Über die Einzelheiten des neuen Verfahrens sei sie seit Monaten mit anderen EU-Ländern im Gespräch, sagte Faeser. Deutschland arbeite dabei unter anderem mit Frankreich, Italien, Spanien, Schweden und Belgien zusammen. Im Gespräch sei eine Bearbeitungszeit der Asylanträge von maximal zwölf Wochen.
Mehr Länder zu sicheren Herkunftsstaaten erklären?

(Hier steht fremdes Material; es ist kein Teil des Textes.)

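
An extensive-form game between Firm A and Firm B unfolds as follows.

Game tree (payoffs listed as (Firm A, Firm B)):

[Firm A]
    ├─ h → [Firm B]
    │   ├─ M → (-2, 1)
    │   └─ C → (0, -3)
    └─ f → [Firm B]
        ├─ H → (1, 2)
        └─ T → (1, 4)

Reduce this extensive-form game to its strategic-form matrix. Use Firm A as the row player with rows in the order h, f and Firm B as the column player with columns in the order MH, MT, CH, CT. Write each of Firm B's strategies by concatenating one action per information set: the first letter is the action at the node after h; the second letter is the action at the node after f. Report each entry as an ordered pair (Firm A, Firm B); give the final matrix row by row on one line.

           MH       MT       CH       CT
   h   (-2,1)   (-2,1)   (0,-3)   (0,-3)
   f    (1,2)    (1,4)    (1,2)    (1,4)

h: (-2,1) (-2,1) (0,-3) (0,-3) | f: (1,2) (1,4) (1,2) (1,4)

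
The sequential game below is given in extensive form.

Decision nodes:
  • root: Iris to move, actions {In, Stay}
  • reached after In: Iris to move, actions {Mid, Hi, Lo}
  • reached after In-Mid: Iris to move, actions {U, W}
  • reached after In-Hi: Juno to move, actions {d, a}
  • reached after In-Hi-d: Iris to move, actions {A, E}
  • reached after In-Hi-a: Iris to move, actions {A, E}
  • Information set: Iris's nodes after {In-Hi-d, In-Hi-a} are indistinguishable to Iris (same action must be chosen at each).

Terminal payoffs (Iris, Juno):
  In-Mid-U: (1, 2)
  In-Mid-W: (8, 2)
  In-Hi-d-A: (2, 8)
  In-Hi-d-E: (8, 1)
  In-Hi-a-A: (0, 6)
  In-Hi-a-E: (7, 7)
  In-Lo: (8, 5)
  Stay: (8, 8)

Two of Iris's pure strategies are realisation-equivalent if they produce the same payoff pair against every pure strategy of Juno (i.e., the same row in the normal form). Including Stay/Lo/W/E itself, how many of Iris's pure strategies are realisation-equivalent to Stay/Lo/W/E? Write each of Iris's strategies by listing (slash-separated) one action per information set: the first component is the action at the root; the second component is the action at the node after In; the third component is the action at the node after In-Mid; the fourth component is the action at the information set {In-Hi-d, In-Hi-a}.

Row for Stay/Lo/W/E (columns d, a): (8,8) (8,8).
Under Stay/Lo/W/E, Iris's choice at the node after In and at the node after In-Mid and at the information set {In-Hi-d, In-Hi-a} can never be reached regardless of what Juno does, so varying those choices leaves every outcome unchanged.
Holding the reachable choices fixed and varying the unreachable ones freely already gives 3 × 2 × 2 = 12 equivalent strategies.
No other strategy reproduces this row, so those 12 are the full class: Stay/Mid/U/A, Stay/Mid/U/E, Stay/Mid/W/A, Stay/Mid/W/E, Stay/Hi/U/A, Stay/Hi/U/E, Stay/Hi/W/A, Stay/Hi/W/E, Stay/Lo/U/A, Stay/Lo/U/E, Stay/Lo/W/A, Stay/Lo/W/E.

12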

Vor dem geplanten Flüchtlingsgipfel am 10. Mai in Berlin sprechen sich unterdessen einige Ministerpräsidenten von CDU und SPD für eine Ausweitung der Liste sicherer Herkunftsstaaten aus. Der Erste Parlamentarische Geschäftsführer CDU/CSU-Bundestagsfraktion, Thorsten Frei, verlangt vom Bund mehr Geld für die Unterbringung von Flüchtlingen. “Zunächst einmal geht es darum, dass die Kommunen finanziell besser unterstützt werden, weil: Sie sind die Leidtragenden der Migrationspolitik der Bundesregierung”, sagte Frei. “Die 2,75 Milliarden Euro, die bisher für dieses Jahr vorgesehen sind, sind eindeutig zu wenig, denn die Herausforderungen beziehen sich ja auf die Integration insgesamt, auf Kitas auf Schulen, auf Wohnraum und vieles andere mehr”, führte der CDU-Politiker aus. “Der zweite Punkt ist, Migration muss gesteuert und begrenzt werden.”
Sogenannte sichere Herkunftsstaaten sind Länder, bei denen vermutet wird, dass es in der Regel weder politische Verfolgung noch unmenschliche oder erniedrigende Bestrafung oder Behandlung gibt. Das soll schnellere Asylentscheidungen und Abschiebungen ermöglichen.
Eine Ausweitung des Kreises sicherer Herkunftsstaaten würde aus Sicht von Hamburgs Erstem Bürgermeister Peter Tschentscher (SPD) die Asylverfahren beim Bundesamt für Migration und Flüchtlinge sowie bei den Verwaltungsgerichten beschleunigen sowie Länder und Kommunen entlasten, wie ein Senatssprecher sagte. Denkbar wären demnach “insbesondere Länder wie Georgien, Marokko, Algerien, Tunesien und Indien, die eine Vielzahl von Asylverfahren mit einer äußerst niedrigen Schutzquote aufweisen”. Davon unberührt würde der individuelle Anspruch auf Einzelfallprüfung im Asylverfahren bestehen bleiben.
Städtebund sieht Kapazitätsgrenzen erreicht
Der Deutsche Städte- und Gemeindebund rief derweil Bund und Länder auf, beim Flüchtlingsgipfel einen Neustart in der Migrationspolitik einzuleiten. “Viele Kommunen sind bei Unterbringung, Integration, Schaffung von Kita- und Schulplätzen längst an ihren Kapazitätsgrenzen. Auch die ehrenamtlichen Helferinnen und Helfer sind erschöpft”, sagte Hauptgeschäftsführer Gerd Landsberg der Funke Mediengruppe. Daher müsse man zu einer Reduzierung der Flüchtlingszahlen kommen. “Zu den notwendigen Maßnahmen gehören eine gerechte Verteilung in Deutschland und Europa, ein besserer Schutz der Außengrenzen der EU sowie die konsequente Rückführung ausreisepflichtiger Personen.” Außerdem müsse der Druck auf die Herkunftsländer, die ihre ausreisepflichtigen Staatsbürger nicht zurücknehmen wollen, erhöht werden.